BlackRock Investment Institute

Macro insights

Coronavirus an obstacle to euro area recovery

The euro area ended 2019 with GDP essentially stagnating. Sentiment data had started to improve in recent months. But this tentative recovery could stumble due to the coronavirus outbreak and the spillovers from efforts to contain it.

Gross exports to China as a share of local GDP

Sources: BlackRock Investment Institute and the Organisation for Economic Co-operation and Development, February 2020.  Notes: The chart shows the goods and services that each country or area exports to China as a percentage of local GDP, using trade in added value data from the OECD, as of 2016.

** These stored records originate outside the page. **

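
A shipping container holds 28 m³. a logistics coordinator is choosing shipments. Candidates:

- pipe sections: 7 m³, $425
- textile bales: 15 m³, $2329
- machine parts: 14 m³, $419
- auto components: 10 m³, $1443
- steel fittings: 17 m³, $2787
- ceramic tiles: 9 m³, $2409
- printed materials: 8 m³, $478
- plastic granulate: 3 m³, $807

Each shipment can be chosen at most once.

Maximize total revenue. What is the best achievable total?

5545

Textile bales + ceramic tiles + plastic granulate uses 27 of the 28 m³ and totals 5545.
Next best is steel fittings + ceramic tiles at 5196 (26 m³) — short by 349.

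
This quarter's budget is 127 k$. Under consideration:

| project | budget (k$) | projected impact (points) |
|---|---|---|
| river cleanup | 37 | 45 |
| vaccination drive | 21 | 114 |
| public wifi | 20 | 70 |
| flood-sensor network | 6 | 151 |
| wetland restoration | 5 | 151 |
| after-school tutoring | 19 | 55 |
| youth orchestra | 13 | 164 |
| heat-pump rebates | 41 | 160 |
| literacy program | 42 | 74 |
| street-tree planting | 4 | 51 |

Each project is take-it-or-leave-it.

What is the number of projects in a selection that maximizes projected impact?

7

Optimal total is 865.
vaccination drive + public wifi + flood-sensor network + wetland restoration + after-school tutoring + youth orchestra + heat-pump rebates hits 865 at 125 k$.
Every optimal selection uses 7 projects.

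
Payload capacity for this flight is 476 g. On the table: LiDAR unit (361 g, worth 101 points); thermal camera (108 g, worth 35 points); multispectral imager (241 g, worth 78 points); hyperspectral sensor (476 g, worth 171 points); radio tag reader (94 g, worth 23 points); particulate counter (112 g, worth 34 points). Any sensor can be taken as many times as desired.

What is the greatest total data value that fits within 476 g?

171

Hyperspectral sensor uses 476 of the 476 g and totals 171.
Every other selection either busts 476 g or fails to beat 171.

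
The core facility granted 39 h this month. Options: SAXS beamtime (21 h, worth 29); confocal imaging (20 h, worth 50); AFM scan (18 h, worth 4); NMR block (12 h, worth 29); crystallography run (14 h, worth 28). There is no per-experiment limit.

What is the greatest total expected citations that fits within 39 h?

Taking the top-ratio experiments first gives confocal imaging + NMR block for 79 (32 h).
Replace confocal imaging with 2×NMR block: the trade gains 8 net, giving 87 at 36 h.
That's the maximum — no swap from here does better than 87.

87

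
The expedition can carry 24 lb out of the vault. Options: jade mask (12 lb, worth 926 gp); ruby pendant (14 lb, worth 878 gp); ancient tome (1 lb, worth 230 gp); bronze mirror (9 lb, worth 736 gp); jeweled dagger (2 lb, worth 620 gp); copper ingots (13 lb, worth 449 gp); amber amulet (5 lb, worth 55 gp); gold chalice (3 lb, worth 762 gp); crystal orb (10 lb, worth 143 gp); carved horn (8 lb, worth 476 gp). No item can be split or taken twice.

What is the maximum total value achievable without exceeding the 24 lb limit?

Best packing: ancient tome + bronze mirror + jeweled dagger + gold chalice + carved horn — 23 lb, 2824 total.
The closest alternative, bronze mirror + jeweled dagger + gold chalice + carved horn, reaches only 2594.

2824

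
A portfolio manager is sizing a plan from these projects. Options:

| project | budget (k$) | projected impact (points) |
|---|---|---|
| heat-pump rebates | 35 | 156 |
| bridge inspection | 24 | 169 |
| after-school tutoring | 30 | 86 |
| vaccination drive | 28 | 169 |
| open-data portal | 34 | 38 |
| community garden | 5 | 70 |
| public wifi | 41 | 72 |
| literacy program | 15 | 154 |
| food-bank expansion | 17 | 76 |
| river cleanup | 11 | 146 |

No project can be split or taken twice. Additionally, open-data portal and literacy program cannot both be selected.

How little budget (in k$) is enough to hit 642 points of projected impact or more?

Need the lightest bundle worth ≥ 642.
bridge inspection + vaccination drive + community garden + literacy program + river cleanup reaches 708 using 83 k$.
Below 83 k$ the best achievable stays under 642.

83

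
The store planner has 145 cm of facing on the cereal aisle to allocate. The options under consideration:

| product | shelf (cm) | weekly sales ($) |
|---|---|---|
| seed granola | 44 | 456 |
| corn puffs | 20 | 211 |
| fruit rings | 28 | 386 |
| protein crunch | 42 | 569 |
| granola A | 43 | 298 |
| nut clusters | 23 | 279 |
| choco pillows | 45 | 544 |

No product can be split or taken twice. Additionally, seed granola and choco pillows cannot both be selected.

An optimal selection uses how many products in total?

The maximum weekly sales within 145 cm is 1778.
For example fruit rings + protein crunch + nut clusters + choco pillows achieves it, using 138 cm.
Any selection reaching 1778 contains exactly 4 products.

4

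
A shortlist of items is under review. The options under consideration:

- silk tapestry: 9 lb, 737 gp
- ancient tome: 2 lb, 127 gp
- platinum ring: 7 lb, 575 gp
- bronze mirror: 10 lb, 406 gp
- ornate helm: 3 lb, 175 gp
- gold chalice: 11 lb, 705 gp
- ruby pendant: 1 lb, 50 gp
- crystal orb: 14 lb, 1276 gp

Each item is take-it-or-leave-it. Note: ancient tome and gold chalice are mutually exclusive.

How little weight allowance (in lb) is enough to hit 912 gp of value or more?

12

Look for the lowest-weight combination reaching 912.
silk tapestry + ornate helm reaches 912 using 12 lb.
Any bundle with less than 12 lb falls short of 912.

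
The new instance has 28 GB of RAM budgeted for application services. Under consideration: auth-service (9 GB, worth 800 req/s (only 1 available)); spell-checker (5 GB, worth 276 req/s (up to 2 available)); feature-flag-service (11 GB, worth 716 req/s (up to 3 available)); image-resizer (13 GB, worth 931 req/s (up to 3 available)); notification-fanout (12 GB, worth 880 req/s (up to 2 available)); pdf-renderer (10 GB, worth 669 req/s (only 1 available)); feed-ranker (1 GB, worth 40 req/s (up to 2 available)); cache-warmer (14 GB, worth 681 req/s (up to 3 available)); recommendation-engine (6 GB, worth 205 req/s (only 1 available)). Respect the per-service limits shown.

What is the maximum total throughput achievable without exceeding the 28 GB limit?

2047

Greedy by ratio would take auth-service + spell-checker + notification-fanout + 2×feed-ranker: 28 GB used, total 2036.
Dropping notification-fanout and feed-ranker frees 13 GB; slotting in image-resizer (13 GB) lifts the total to 2047 at 28 GB.
Every other selection either busts 28 GB or exceeds an availability limit or fails to beat 2047.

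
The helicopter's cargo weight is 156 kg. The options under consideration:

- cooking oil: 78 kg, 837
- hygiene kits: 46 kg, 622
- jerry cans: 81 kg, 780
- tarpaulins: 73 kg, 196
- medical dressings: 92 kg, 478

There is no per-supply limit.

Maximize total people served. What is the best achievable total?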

The euro area is more exposed to Chinese export demand than the U.S. See the chart above. And it has extra exposure to China through foreign affiliate sales, especially in the car industry. But the euro area also relies less on intermediate inputs from China in its domestic production than the U.S. or Japan, making it less susceptible to any supply chain disruptions.

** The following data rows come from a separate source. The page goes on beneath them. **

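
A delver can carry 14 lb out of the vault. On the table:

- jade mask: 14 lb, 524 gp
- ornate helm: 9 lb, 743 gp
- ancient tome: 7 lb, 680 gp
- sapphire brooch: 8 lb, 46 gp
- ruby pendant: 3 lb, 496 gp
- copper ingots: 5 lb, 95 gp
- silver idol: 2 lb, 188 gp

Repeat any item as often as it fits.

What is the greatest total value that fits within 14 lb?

2172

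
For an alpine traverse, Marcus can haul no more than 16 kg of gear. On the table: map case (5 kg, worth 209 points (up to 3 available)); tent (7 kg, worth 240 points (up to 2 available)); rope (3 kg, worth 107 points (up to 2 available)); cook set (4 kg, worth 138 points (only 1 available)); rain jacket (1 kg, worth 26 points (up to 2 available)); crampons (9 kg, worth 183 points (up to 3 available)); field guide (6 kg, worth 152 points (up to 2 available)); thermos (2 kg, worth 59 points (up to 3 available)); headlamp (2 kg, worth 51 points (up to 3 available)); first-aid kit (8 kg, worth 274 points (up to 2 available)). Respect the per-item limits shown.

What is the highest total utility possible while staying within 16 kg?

653

By utility per kg: map case 41.80, rope 35.67, cook set 34.50, tent 34.29 lead.
The ratio ordering already packs tightly: 3×map case + rain jacket, 16 kg, 653.
That's the maximum — no swap from here does better than 653.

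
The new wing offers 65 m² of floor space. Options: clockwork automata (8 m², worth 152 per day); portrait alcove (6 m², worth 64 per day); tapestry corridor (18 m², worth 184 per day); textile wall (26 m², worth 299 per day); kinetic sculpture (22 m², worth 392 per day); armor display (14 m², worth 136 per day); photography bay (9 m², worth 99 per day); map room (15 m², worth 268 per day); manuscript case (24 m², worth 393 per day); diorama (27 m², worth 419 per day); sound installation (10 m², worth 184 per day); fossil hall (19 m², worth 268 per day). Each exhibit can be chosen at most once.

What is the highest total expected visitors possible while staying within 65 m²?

1121

Taking the top-ratio exhibits first gives clockwork automata + kinetic sculpture + photography bay + map room + sound installation for 1095 (64 m²).
The 24 m² tied up in photography bay and map room is better spent on manuscript case — total rises to 1121 (64 m²).
The spare 1 m² is too small for any remaining exhibit, and no exchange beats 1121.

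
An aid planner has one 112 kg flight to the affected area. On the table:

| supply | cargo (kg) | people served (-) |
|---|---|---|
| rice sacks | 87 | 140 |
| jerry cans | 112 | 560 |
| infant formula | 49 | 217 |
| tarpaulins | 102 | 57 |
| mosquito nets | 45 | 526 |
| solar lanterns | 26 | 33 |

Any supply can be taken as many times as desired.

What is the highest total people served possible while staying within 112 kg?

The ratio ordering already packs tightly: 2×mosquito nets, 90 kg, 1052.
The spare 22 kg is too small for any remaining supply, and no exchange beats 1052.

1052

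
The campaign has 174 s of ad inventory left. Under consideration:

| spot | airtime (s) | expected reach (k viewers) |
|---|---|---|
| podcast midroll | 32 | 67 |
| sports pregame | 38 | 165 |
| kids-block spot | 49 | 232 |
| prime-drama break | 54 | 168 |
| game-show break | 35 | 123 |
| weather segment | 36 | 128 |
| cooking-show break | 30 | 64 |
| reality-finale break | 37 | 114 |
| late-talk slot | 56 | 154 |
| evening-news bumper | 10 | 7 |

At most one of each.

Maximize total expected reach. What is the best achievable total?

655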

At the same time, exports to China were already expected to take a hit even before the outbreak: the “phase one” deal between the U.S. and China will divert significant Chinese demand away from the euro area. According to January 2020 estimates by the Kiel Institute for the World Economy, exports to China will probably be $10.8 billion lower in 2021, with the euro area likely bearing about a sixth of the trade diversion via aircraft manufacturing, auto production and capital goods. Germany would be the hardest hit country. The European Central Bank would be challenged to respond to any material damage to the region’s economy given that it has much less monetary policy ammunition compared with the Federal Reserve.

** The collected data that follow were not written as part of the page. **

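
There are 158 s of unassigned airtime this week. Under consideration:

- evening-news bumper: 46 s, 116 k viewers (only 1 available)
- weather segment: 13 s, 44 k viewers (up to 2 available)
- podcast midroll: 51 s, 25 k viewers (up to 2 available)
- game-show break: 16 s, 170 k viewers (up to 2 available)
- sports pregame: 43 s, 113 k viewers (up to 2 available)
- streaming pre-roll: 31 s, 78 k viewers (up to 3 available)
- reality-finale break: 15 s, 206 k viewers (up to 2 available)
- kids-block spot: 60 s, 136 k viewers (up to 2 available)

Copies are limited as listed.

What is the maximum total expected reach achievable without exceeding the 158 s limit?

Greedy by ratio would take 2×weather segment + 2×game-show break + sports pregame + 2×reality-finale break: 131 s used, total 953.
Replace sports pregame with 2×streaming pre-roll: the trade gains 43 net, giving 996 at 150 s.
No other feasible combination exceeds 996.

996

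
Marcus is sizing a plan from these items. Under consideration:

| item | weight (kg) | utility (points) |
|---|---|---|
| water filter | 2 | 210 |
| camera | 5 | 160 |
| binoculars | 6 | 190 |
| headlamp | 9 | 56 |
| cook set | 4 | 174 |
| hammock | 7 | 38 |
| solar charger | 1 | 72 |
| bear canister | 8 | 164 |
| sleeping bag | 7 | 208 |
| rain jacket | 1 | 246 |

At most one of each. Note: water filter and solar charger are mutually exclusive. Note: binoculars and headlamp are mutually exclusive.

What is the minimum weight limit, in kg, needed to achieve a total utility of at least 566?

7

Minimise kg subject to total utility ≥ 566.
water filter + cook set + rain jacket: 630 utility at 7 kg.
Below 7 kg the best achievable stays under 566.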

Spillovers from the coronavirus pose the biggest short-run risk to a euro area recovery. The global economy is vulnerable to the knock-on effects of measures to contain the outbreak transmitted either through global supply chains or demand for travel and hospitality. The hit could come either via a supply shock: intermediate inputs from China are held up in mainland China, bringing production to a halt elsewhere. Or it could come via a demand shock: Chinese demand for goods and services from the rest of the world drops sharply. While both shocks would hurt activity, the negative supply shock will limit disinflationary pressures – and if it were the dominant shock, it could even spark inflationary ripple effects.